It often escapes me that Boston encompasses more than just our strip of campus. But, whenever I seem to forget, I find myself in some unknown part of the city that makes me love it even more. This past week, I had to go on a Boston scavenger hunt with my organizational behavior team. We walked and walked until we got to the Public Garden. And then, turning left toward Beacon, we ended up at Beacon Hill.

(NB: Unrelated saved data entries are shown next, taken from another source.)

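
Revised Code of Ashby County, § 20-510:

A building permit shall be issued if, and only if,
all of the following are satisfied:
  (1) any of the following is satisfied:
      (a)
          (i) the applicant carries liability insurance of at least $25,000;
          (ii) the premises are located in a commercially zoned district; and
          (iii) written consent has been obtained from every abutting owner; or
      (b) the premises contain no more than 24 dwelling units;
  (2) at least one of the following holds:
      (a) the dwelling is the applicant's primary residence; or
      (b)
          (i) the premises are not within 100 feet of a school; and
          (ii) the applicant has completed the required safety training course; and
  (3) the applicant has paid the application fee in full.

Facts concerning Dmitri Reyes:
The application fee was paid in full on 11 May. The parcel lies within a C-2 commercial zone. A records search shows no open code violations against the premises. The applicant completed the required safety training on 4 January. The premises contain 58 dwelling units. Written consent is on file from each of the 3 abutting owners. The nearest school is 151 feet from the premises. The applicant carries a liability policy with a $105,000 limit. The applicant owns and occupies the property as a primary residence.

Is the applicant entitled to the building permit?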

While this is a well-reputed neighborhood in the city, it was my first time ever being in the area. Though some of you might have visited the cute boutiques and bistros of Beacon Hill before, very few of you have probably made it up the hill to Louisburg Square, the most expensive neighborhood in our local area and one of the most expensive in the country. When you overcome the intimidation of its perfection and climb the winding hill, you are presented with intersecting rows of flawless townhouses. This time of year, the snow atop the red brick makes a charming contrast.
With literally nobody in sight during the day, this neighborhood, which is named after the Battle of Louisburg, is the perfect place to escape from the city bustle. You get the calmness of a suburb and the charm of the Puritan-era, all in one little corner tucked away on Beacon Hill. When it starts to get warmer outside, you could make a day trip out of the neighborhood, which is filled with street-style boutiques. Walking up and down the hills will be a good work out, too.
There’s so much we tend to miss about Boston, even though we live so close to so many different locales in a city full of history. In Louisburg Square, the average price for a townhouse is over $6 million. It’s difficult to take the time to appreciate that monumental events in history happened in our vicinity. So, if you can battle the Boston chill, you should definitely take a stroll around Beacon Hill, walking toward the true gem that is Louisburg Square. It is an area with a lot of character and something that will surely give you perspective on our city and its rich history.